Me han dicho una y otra vez que el amor verdadero debería ser una prioridad en mi vida, y lo he creído. Acepté que se supone que debo tener un amor en mi vida, aún cuando no estoy lista para ello todavía, y que por eso debo cambiar con la esperanza de que alguien me diga las palabras mágicas.
Nunca alguien me ha confesado su amor eterno, ni he recibido un gesto romántico que me deje sin palabras. Esto me desconcertó durante mucho tiempo, porque no es que no me haya enamorado. Me enamoré hasta los huesos.
Me tomó un tiempo entender por qué nadie se ha enamorado de mí, y la razón es tan simple que da risa: nadie se ha enamorado de mí porque no soy el tipo de mujer de la que te enamoras.
No soy a la que quieres pasar horas mirando. La que quieres que envuelva tus manos entre las suyas, esa chica tan bella y delicada que hace que quieras pelear contra el mundo por ella.

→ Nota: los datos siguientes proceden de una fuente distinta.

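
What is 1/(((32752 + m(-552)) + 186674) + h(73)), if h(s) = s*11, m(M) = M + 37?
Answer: 1/219714 ≈ 4.5514e-6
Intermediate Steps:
m(M) = 37 + M
h(s) = 11*s
1/(((32752 + m(-552)) + 186674) + h(73)) = 1/(((32752 + (37 - 552)) + 186674) + 11*73) = 1/(((32752 - 515) + 186674) + 803) = 1/((32237 + 186674) + 803) = 1/(218911 + 803) = 1/219714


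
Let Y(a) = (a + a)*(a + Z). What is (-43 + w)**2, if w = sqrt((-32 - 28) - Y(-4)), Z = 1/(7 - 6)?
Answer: 1765 - 172*I*sqrt(21) ≈ 1765.0 - 788.2*I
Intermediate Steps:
Z = 1 (Z = 1/1 = 1)
Y(a) = 2*a*(1 + a) (Y(a) = (a + a)*(a + 1) = (2*a)*(1 + a) = 2*a*(1 + a))
w = 2*I*sqrt(21) (w = sqrt((-32 - 28) - 2*(-4)*(1 - 4)) = sqrt(-60 - 2*(-4)*(-3)) = sqrt(-60 - 1*24) = sqrt(-60 - 24) = sqrt(-84) = 2*I*sqrt(21) ≈ 9.1651*I)
(-43 + w)**2 = (-43 + 2*I*sqrt(21))**2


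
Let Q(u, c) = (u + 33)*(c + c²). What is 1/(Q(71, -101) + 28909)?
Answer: 1/1079309 ≈ 9.2652e-7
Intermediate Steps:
Q(u, c) = (33 + u)*(c + c²)
1/(Q(71, -101) + 28909) = 1/(-101*(33 + 71 + 33*(-101) - 101*71) + 28909) = 1/(-101*(33 + 71 - 3333 - 7171) + 28909) = 1/(-101*(-10400) + 28909) = 1/(1050400 + 28909) = 1/1079309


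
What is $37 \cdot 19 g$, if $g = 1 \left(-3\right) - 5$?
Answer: $-5624$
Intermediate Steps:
$g = -8$ ($g = -3 - 5 = -8$)
$37 \cdot 19 g = 37 \cdot 19 \left(-8\right) = 703 \left(-8\right) = -5624$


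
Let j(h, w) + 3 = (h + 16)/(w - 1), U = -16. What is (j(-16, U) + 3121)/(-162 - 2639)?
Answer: -3118/2801 ≈ -1.1132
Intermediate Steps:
j(h, w) = -3 + (16 + h)/(-1 + w) (j(h, w) = -3 + (h + 16)/(w - 1) = -3 + (16 + h)/(-1 + w))
(j(-16, U) + 3121)/(-162 - 2639) = ((19 - 16 - 3*(-16))/(-1 - 16) + 3121)/(-162 - 2639) = ((19 - 16 + 48)/(-17) + 3121)/(-2801) = (-1/17*51 + 3121)*(-1/2801) = (-3 + 3121)*(-1/2801) = 3118*(-1/2801) = -3118/2801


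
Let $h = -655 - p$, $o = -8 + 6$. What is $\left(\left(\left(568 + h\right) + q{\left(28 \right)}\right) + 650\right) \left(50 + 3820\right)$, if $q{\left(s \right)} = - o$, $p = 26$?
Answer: $2085930$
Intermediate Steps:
$o = -2$
$h = -681$ ($h = -655 - 26 = -681$)
$q{\left(s \right)} = 2$ ($q{\left(s \right)} = \left(-1\right) \left(-2\right) = 2$)
$\left(\left(\left(568 + h\right) + q{\left(28 \right)}\right) + 650\right) \left(50 + 3820\right) = \left(\left(\left(568 - 681\right) + 2\right) + 650\right) \left(50 + 3820\right) = \left(\left(-113 + 2\right) + 650\right) 3870 = \left(-111 + 650\right) 3870 = 539 \cdot 3870 = 2085930$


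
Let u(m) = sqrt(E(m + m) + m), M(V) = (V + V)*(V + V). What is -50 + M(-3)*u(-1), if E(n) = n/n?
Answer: -50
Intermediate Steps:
M(V) = 4*V**2 (M(V) = (2*V)*(2*V) = 4*V**2)
E(n) = 1
u(m) = sqrt(1 + m)
-50 + M(-3)*u(-1) = -50 + (4*(-3)**2)*sqrt(1 - 1) = -50 + (4*9)*sqrt(0) = -50 + 36*0 = -50 + 0 = -50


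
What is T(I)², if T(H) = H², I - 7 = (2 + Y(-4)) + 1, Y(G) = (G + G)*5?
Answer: 810000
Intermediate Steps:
Y(G) = 10*G (Y(G) = (2*G)*5 = 10*G)
I = -30 (I = 7 + ((2 + 10*(-4)) + 1) = 7 + ((2 - 40) + 1) = 7 + (-38 + 1) = 7 - 37 = -30)
T(I)² = ((-30)²)² = 900² = 810000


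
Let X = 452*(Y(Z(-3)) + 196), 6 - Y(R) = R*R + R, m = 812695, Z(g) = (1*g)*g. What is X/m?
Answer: 50624/812695 ≈ 0.062292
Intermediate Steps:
Z(g) = g**2 (Z(g) = g*g = g**2)
Y(R) = 6 - R - R**2 (Y(R) = 6 - (R*R + R) = 6 - (R**2 + R) = 6 - (R + R**2) = 6 + (-R - R**2) = 6 - R - R**2)
X = 50624 (X = 452*((6 - 1*(-3)**2 - ((-3)**2)**2) + 196) = 452*((6 - 1*9 - 1*9**2) + 196) = 452*((6 - 9 - 1*81) + 196) = 452*((6 - 9 - 81) + 196) = 452*(-84 + 196) = 452*112 = 50624)
X/m = 50624/812695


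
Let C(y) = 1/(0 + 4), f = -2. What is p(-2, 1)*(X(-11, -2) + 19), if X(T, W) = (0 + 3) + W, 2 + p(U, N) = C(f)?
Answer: -35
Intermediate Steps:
C(y) = ¼ (C(y) = 1/4 = ¼)
p(U, N) = -7/4 (p(U, N) = -2 + ¼ = -7/4)
X(T, W) = 3 + W
p(-2, 1)*(X(-11, -2) + 19) = -7*((3 - 2) + 19)/4 = -7*(1 + 19)/4 = -7/4*20 = -35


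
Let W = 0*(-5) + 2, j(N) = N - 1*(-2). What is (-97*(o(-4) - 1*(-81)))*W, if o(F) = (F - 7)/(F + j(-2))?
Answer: -32495/2 ≈ -16248.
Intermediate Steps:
j(N) = 2 + N (j(N) = N + 2 = 2 + N)
o(F) = (-7 + F)/F (o(F) = (F - 7)/(F + (2 - 2)) = (-7 + F)/(F + 0) = (-7 + F)/F)
W = 2 (W = 0 + 2 = 2)
(-97*(o(-4) - 1*(-81)))*W = -97*((-7 - 4)/(-4) - 1*(-81))*2 = -97*(-1/4*(-11) + 81)*2 = -97*(11/4 + 81)*2 = -97*335/4*2 = -32495/4*2 = -32495/2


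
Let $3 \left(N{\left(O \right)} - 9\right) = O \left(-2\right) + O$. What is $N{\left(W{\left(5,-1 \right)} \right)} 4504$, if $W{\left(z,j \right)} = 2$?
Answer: $\frac{112600}{3} \approx 37533.0$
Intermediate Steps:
$N{\left(O \right)} = 9 - \frac{O}{3}$ ($N{\left(O \right)} = 9 + \frac{O \left(-2\right) + O}{3} = 9 + \frac{- 2 O + O}{3} = 9 + \frac{\left(-1\right) O}{3} = 9 - \frac{O}{3}$)
$N{\left(W{\left(5,-1 \right)} \right)} 4504 = \left(9 - \frac{2}{3}\right) 4504 = \frac{25}{3} \cdot 4504 = \frac{112600}{3}$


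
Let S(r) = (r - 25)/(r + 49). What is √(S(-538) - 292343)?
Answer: 2*I*√17476268799/489 ≈ 540.69*I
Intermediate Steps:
S(r) = (-25 + r)/(49 + r)
√(S(-538) - 292343) = √((-25 - 538)/(49 - 538) - 292343) = √(-563/(-489) - 292343) = √(-1/489*(-563) - 292343) = √(563/489 - 292343) = √(-142955164/489) = 2*I*√17476268799/489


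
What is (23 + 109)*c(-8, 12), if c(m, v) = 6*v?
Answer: 9504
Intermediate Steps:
(23 + 109)*c(-8, 12) = (23 + 109)*(6*12) = 132*72 = 9504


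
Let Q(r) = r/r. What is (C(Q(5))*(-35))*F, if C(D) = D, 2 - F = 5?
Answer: 105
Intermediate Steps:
F = -3 (F = 2 - 1*5 = 2 - 5 = -3)
Q(r) = 1
(C(Q(5))*(-35))*F = (1*(-35))*(-3) = -35*(-3) = 105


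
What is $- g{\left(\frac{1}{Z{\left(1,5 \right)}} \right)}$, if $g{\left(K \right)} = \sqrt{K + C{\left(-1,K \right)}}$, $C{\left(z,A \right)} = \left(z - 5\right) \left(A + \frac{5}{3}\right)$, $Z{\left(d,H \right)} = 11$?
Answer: $- \frac{i \sqrt{1265}}{11} \approx - 3.2333 i$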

Puedo ser la mujer que respetas. A la que admiras. La mujer con la que que te gustaría volver a casa y que hace que cuestiones la forma en la que has vivido por años. La mujer que es tu fuerza y tu soporte. La que hace que te des cuenta de lo grande que es el mundo. A la que buscas cuando necesitas consejo.
No soy el tipo de mujer que puedas proteger porque no soy tan frágil como para romperme a cada paso. Soy dura, tengo cicatrices de batallas que quizá reflejan las tuyas. No me avergüenzan las marcas y manchas en mi cuerpo y mi mente, porque cada una de ellas cuenta mi historia. No voy a caminar un paso detrás de ti: caminaré a tu lado y te impulsaré.